It’s too late for you (and I) now, but I wouldn’t recommend this route to anyone. Too time consuming and too expensive. Far better off trading a Rockster, 850/1100/1150R for a proper GS IMHO YMMV.
 
I like the s torque arm on it with standard shocks. Thanks for the post Dralf. I'll do a proper before and after picture to show the difference. I'll be back but will I buy that 1100 gs In Cork?
 
Bear in mind that the difference in diameter between front GS and cast wheels from other models will mean you'll need a GSA front shock to maintain steering geometry and ride height... (only discovered that myself a couple of days ago)
 
Bear in mind that the difference in diameter between front GS and cast wheels from other models will mean you'll need a GSA front shock to maintain steering geometry and ride height... (only discovered that myself a couple of days ago)

Hi there CPL. Well I've just taken all the bits off and put the bike back to standard. As mentioned previously and indeed by yourself, the steering geometry is a bit off and a bit front heavy.
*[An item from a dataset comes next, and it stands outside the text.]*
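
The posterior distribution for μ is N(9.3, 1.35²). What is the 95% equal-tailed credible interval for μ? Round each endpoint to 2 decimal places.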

Anyway, i've decided to put the shocks I bought up for sale and just ride the r850r as it was originally. Despite it being a failure, I'm glad I tried. It's better to have loved and lost than to never have loved at all:augie

On the positive side, all the details are in this thread for anyone considering doing this. As mentioned in post 2, too much faffing arround. You'd be better just buying a GS:D

Thanks for entertaining the idea though. Ride safe and rock on:aidan
 
Finally, i didn't do a before and after picture. I regret that. Not much to see really. It was just a little higher up:cool:

The shocks are up for sale and I'm saving for another Gs. The things one does for interest and fun eh:blast I had fun though :D
 
Updaye. My r850r should have been supplied with the shorter torque arm. Works brilliantly. Just makes it a bit better. Turns, leans and bumbles along more smoothly. Nice mod. I'd recommend it to all 850r owners and it's easy to fit. My gaitor ripped though.